For Brock, MOJO provides new levels of efficacy across Free Play for Kids’ suite of programming.

“This year in Edmonton, we have 24 schools, all happening at the same time. And they all have access to the lesson plans I create,” Brock says. “Everyone is going through the same coaching points.” 

And the center point of those lesson plans is in Free Play for Kids’ social-emotional learning (SEL) curriculum.

“We have SEL language integrated into every single game,” Brock explains. To do so, Brock linked the program’s SEL lessons into his custom practice plans on MOJO, which he publishes with one click. Coaches on-site have the plans in the palm of their hands.

Brock has even been able to adapt MOJO’s soccer curriculum to work for the one sport that isn’t yet on the platform: hockey.

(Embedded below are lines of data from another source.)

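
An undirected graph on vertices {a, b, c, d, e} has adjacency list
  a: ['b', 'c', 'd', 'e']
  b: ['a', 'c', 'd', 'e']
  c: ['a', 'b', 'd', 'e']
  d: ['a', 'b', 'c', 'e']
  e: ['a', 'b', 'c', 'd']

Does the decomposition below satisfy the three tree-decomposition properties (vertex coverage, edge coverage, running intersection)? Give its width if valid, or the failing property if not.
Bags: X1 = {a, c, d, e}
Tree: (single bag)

No — vertex b appears in no bag.

A tree decomposition must satisfy three properties: every vertex lies in some bag; for every edge, both endpoints lie together in some bag; and for every vertex, the bags containing it form a connected subtree. Here vertex b appears in no bag, so the decomposition is invalid.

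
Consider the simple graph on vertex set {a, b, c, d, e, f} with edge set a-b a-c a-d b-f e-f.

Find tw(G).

1

A width-1 tree decomposition is:
Bags: B1 = {b, f}  B2 = {a, b}  B3 = {a, c}  B4 = {a, d}  B5 = {e, f}
Tree: B1–B2, B2–B3, B2–B4, B1–B5
The largest bag has 2 vertices, giving width 1; this decomposition certifies tw(G) ≤ 1. G has an edge, so its treewidth is at least 1. The upper and lower bounds meet at 1, so that is the treewidth.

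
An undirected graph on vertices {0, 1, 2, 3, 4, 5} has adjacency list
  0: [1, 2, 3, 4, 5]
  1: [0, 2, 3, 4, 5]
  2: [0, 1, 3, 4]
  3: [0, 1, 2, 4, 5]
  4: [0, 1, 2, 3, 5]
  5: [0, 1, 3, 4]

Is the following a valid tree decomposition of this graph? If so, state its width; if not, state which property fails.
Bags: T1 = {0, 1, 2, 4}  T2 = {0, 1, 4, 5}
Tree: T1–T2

No — vertex 3 appears in no bag.

A tree decomposition must satisfy three properties: every vertex lies in some bag; for every edge, both endpoints lie together in some bag; and for every vertex, the bags containing it form a connected subtree. Here vertex 3 appears in no bag, so the decomposition is invalid.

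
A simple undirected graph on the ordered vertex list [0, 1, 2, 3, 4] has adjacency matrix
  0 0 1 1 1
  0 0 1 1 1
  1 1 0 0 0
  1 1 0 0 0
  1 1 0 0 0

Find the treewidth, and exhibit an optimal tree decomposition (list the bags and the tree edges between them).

Treewidth 2.
One such decomposition:
Bags: B1 = {0, 1, 2}  B2 = {0, 1, 4}  B3 = {0, 1, 3}
Tree: B1–B2, B2–B3

Each bag holds 3 vertices, so the decomposition has width 2, which upper-bounds the treewidth. For the lower bound, G contains the cycle 0–2–1–4–0, so G is not a forest; only forests have treewidth ≤ 1, hence tw(G) ≥ 2. Therefore the treewidth is 2.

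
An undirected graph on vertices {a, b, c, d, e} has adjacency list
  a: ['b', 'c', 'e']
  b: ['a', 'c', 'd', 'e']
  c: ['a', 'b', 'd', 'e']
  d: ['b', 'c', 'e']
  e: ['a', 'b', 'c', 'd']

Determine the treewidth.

A width-3 tree decomposition is:
Bags: B1 = {a, b, c, e}  B2 = {b, c, d, e}
Tree: B1–B2
Each bag holds 4 vertices, so the decomposition has width 3, which upper-bounds the treewidth. Conversely, {b, c, d, e} is a clique of size 4, and the vertices of any clique must share a bag in every tree decomposition; so some bag has ≥ 4 vertices and tw(G) ≥ 3. Therefore the treewidth is 3.

3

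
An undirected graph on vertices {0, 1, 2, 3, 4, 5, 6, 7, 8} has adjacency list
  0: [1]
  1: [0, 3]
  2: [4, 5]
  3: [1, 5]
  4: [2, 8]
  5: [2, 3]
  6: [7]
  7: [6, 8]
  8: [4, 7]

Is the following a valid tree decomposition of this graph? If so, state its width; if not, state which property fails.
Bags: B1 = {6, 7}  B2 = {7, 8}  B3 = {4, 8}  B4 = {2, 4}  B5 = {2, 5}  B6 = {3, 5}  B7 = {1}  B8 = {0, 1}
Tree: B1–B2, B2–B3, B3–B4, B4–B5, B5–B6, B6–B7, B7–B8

No — edge (3,1) lies in no bag.

A tree decomposition must satisfy three properties: every vertex lies in some bag; for every edge, both endpoints lie together in some bag; and for every vertex, the bags containing it form a connected subtree. Here edge (3,1) lies in no bag, so the decomposition is invalid.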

“What I love about MOJO is how easy it was to disseminate a practice plan — and how awesome the description and the visuals are,” says Brock. “All of a sudden, we have professionally shot and produced videos, and instructions for how to teach the game. And not just the game, but how to adjust it for different skill levels.” 

Before MOJO, the day’s plan was just a piece of paper, no visuals, no video, and very little in the way of description.

“What we found was that in each school, there was so much interpretation of what was in the plan,” says Brock. “The videos provide such a clear description of what the activity should or could look like. Now a new level of consistency exists.”

And with clear instructions, coaching is easier, which leaves more bandwidth for what really matters to Free Play for Kids — the kids themselves, and the life lessons that will serve them well beyond grade school. 

The ultimate goal

“MOJO really helps us achieve the outcomes we want to achieve,” says Brock. Those outcomes include happy, engaged kids who are moving and actively participating, and also learning key life skills, like active listening or decision-making.

But there’s a larger goal at play as well. 

“The biggest thing we’re trying to break down the barriers to access, and the biggest barrier to access sport and recreation at any level is knowledge and education, from the coaching side. MOJO allows us to provide knowledge and resources to kids at a relatively low cost and to give it to them for free,” Brock explains. “That’s been huge.”